Awk-Weird (Ice Knights, #2)(16)
“I don’t know who you think you are, but you don’t tell me what I need to do.” He took a deadly pause. “Ever.”
Before she could say anything, a few chunks of the drywall board fell down onto her bed with a wet thump sound, and then a stream of water started pouring from the decayed steel pipe in the ceiling.
One time, when she’d been about eight, her mom had left Tess at her aunt Beatrice’s house for a “short visit” that had lasted twelve weeks. She’d been there only a few days when she was pouring a glass of milk from the very full gallon jug and realized too late that she couldn’t control the fast-moving flow. Milk poured over the top of the blue plastic cup, ran across the counter, and dripped off onto the floor. She’d been so horrified by the sight and what her aunt’s reaction would be that she’d stood there frozen and just watched.

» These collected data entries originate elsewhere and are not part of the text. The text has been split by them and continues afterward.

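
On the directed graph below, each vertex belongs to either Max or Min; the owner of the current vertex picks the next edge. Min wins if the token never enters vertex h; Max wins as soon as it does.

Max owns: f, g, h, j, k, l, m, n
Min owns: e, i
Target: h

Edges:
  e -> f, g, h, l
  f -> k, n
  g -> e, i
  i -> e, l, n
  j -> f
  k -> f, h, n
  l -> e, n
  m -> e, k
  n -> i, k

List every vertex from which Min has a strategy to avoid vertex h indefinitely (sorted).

e, g, i

A0 = {h}
A1: add {k} — k (Max) has k→h.
A2: add {f, m, n} — f (Max) has f→k; m (Max) has m→k; n (Max) has n→k.
A3: add {j, l} — j (Max) has j→f; l (Max) has l→n.
A4 = A3; e.g. e (Min) can still go to g. Fixed point.
Max's attractor = {f, h, j, k, l, m, n}; Min avoids the target exactly from the complement.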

She found herself turning statue again as the water cascaded down onto her comforter covered in multicolored flowers, dread seeping into her as fast as the water flow. It splashed down, forming a small pool of water that turned the teal flowers into a dark turquoise before spreading across the surface and water falling off the side of the bed. Kahn made a surprised squeak of a meow and sprinted from the room.

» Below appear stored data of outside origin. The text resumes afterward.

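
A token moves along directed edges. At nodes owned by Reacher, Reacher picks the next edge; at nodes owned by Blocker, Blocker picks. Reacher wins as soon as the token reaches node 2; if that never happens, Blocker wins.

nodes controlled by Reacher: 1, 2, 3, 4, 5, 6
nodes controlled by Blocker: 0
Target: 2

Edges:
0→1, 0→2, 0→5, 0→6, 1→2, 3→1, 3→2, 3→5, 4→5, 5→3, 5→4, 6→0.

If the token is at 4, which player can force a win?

A0 = {2}
A1: add {1, 3} — 1 (Reacher) has 1→2; 3 (Reacher) has 3→2.
A2: add {5} — 5 (Reacher) has 5→3.
A3: add {4} — 4 (Reacher) has 4→5.
A4 = A3; e.g. 0 (Blocker) can still go to 6. Fixed point.
4 ∈ A3, so Reacher can force the target.

Reacher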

“Holy shit,” her uncle yelled, his voice booming in the room despite the fact that it was coming out of the tiny speaker on her phone. “Go turn the main water valve off before the whole place floods.”

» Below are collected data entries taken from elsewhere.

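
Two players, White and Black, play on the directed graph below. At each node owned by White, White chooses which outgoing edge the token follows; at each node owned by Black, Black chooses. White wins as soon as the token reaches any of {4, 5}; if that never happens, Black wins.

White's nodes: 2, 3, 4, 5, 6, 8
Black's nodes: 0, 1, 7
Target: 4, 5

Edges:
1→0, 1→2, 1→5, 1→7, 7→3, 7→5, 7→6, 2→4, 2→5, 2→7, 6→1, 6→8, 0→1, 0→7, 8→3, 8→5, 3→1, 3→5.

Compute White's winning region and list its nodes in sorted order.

2, 3, 4, 5, 6, 7, 8

A0 = {4, 5}
A1: add {2, 3, 8} — 2 (White) has 2→4; 3 (White) has 3→5; 8 (White) has 8→5.
A2: add {6} — 6 (White) has 6→8.
A3: add {7} — 7 (Black): all of {3, 5, 6} already in.
A4 = A3; e.g. 0 (Black) can still go to 1. Fixed point.
White's winning region = {2, 3, 4, 5, 6, 7, 8}.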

The idea of everything she owned drowning under the overflow jolted her back to the here and now. “Where is it?”
“Utility closet by the hot water heater.”
She was running toward it before the words were even all the way out of her uncle’s mouth.
Ten minutes later, the gushing had stopped and she was dumping out the buckets she’d found to catch what drained out after she’d turned off the main valve. Then she moved on to stuffing her sopping wet comforter into the washing machine and hanging her sheets over the fire escape railing. She was contemplating if she could fit the mattress out her window to air out on the fire escape when her front door opened.
“You here, Tess?” Her uncle’s bellow carried through the apartment and sent Kahn scurrying for cover.
She wouldn’t kill her uncle. She wouldn’t kill her uncle. She wouldn’t kill her uncle. It wasn’t the healthiest mantra, but it just might keep her out of jail.
“You know, by law you have to knock before you can come in,” she said, walking into the living room.
Raymond jingled his huge key ring. “I have a key.”
“It doesn’t matter.” How many times had she recited that landlord/tenant law to him? A million?
“I’m your uncle,” he said with a shrug as if that changed anything.
Raymond was a big, burly guy with more hair on his chin than his head and a determined glint to his eyes anytime money was mentioned. He had that glint now as he stood next to the neighborhood’s favorite plumber, her cousin Paul—who wasn’t Raymond’s kid but her aunt Louise’s youngest. There were a lot of Gardners in the neighborhood, lots of relatives to get dropped with when she had been growing up. Most were actual relatives. Others were relatives in name only but had been treated as if they were for so long that they might as well have been. Either way, her stays with them had always been temporary and awkward.
Raymond lifted a bushy eyebrow in the intimidating way he had when she’d asked for a second roll at the dinner table when she’d stayed with him for a weekend that turned into two months when she was twelve. “You want Paul and me to go back out in the hall and then walk out of here or do you want us to take a look at whatever you did?”
Too bad she wasn’t twelve and easily cowed anymore.
“I didn’t do anything. It was the old steel plumbing pipes that are the problem.”
“You’re a plumber now?” Paul asked, brushing past her and going into the bedroom.
“No,” she said, following after him and her uncle. “I have access to Google.”
In the bedroom, Paul looked up at the hole in the ceiling and let out a low whistle. “You’re gonna have to replace it, and I’ll have to check the rest of the pipes unless you want to have this happen again. Those steel pipes you have up there are way more susceptible to corrosion and decay.”
Tess turned a told-you-so smirk on her uncle, the landlord from hell.
“No water until I can fix it, and it’ll be a few weeks,” Paul said as he took out his phone and started scrolling through his calendar app. “I’m booked crazy with all the renovations those Harbor City newcomers are doing.”
Tess’s smirk flatlined. “No water? But I own the flower shop downstairs.”
Her breaths started coming in short bursts that did nothing to fill her lungs. No water meant no flowers. Her heart raced. No flowers meant no customers. She wiped her suddenly clammy palms on her jeans. No customers meant no money. A blast of panic singed her from her toes to the roots of her curly hair. No money meant overdue bills and financial ruin. That could not happen. She had a baby to think about.
“It’s on a different line, city zoning requirement for businesses versus residential.” Paul gave her the curious what-is-going-weird-with-you-now stare that all her cousins had been giving her for her entire life. “You just need to find a new place to live until the work is done.”